TSK, on beş köylüyü helikopterden atmış-mış, öyle mi? Fanteziye bakar mısınız? On beş köylüyü helikopterden atmak için en azından on on beş de asker olması lâzım aynı helikopterin içinde. Pilotu ve mürettebatı da sayarsak mezkûr helikopterde kırk kişi filan varmış demek. Maşallah, helikopter helikopter değil, 500T otobüsü mübârek!
Yahu kardeşim! Bu şerefli ordu hendek olaylarında bir masumun canına halel gelmesin diye sekiz yüz şehit verdi.

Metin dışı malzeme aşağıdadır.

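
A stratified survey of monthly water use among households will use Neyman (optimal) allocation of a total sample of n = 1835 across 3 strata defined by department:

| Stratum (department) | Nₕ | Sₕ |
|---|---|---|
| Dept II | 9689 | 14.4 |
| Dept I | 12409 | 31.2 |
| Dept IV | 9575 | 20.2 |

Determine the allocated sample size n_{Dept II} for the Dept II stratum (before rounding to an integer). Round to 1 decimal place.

Neyman allocation: nₕ = n·NₕSₕ / Σⱼ NⱼSⱼ.
Σ NⱼSⱼ = 9689·14.4 + 12409·31.2 + 9575·20.2 = 720097.4.
n_{Dept II} = 1835·9689·14.4 / 720097.4 = 355.5.

355.5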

Dile kolay, tam sekiz yüz şehit! Türk askeri, o laf söyleyemediğiniz alçak PKK’nın elinden kurtardığı masumları sırtında taşıdı ambulansa kadar.
Siz ne biçim alçaklarsınız böyle! TSK masumları gözetmese iki günde o hendeklerin bir ucundan girer, öbür ucundan çıkardı dümdüz ederek ve tek şehit vermeden.
Bu şerefli orduya dil uzatmadan evvel o kokuşmuş ağzınızı yıkayın hele!
Bu şerefli ordu, iki bin beş yüz yıllık şanlı ve onurlu mazisinde sizler kadar alçak, bu kadar sinsi bir düşmanla karşılaşmadı. En sinsi düşmanımız bir ağacın ya da kayanın arkasına saklanır, pusu kurar, askerimizi tuzağa düşürürdü.
Sizler Atatürk’ün arkasına saklanıp, dokunulmazlık zırhına güvenip Türk Ordusuna pusu kuracak kadar çukursunuz. Üstelik bunu göğsünüzde “Atatürk’ün partisinin” rozeti varken yapıyorsunuz. Lafa gelince de “Mustafa Kemal’in askerleri” oluyorsunuz.
Bu alçaklığa, sırf siyâsî saiklerle ses çıkarmayan da bu suça ve iftiraya ortaktır. Kendinizi “Atatürk’ün partisine oy veriyorum” yahut “Mustafa Kemal’in askerleriyiz” diye kandırmaktan vazgeçin artık.
“Atatürk’ün partisinin” durumu kabak gibi ortada. “Apo’nun partisi” ile can ciğer kuzu sarması. Kapalı kapılar arkasının pazarlıkçısı olmuş. Bunu da hâlâ görmüyorsanız, daha ben size ne diyeyim kardeşim? Uyanın da balığa gidelim o zaman!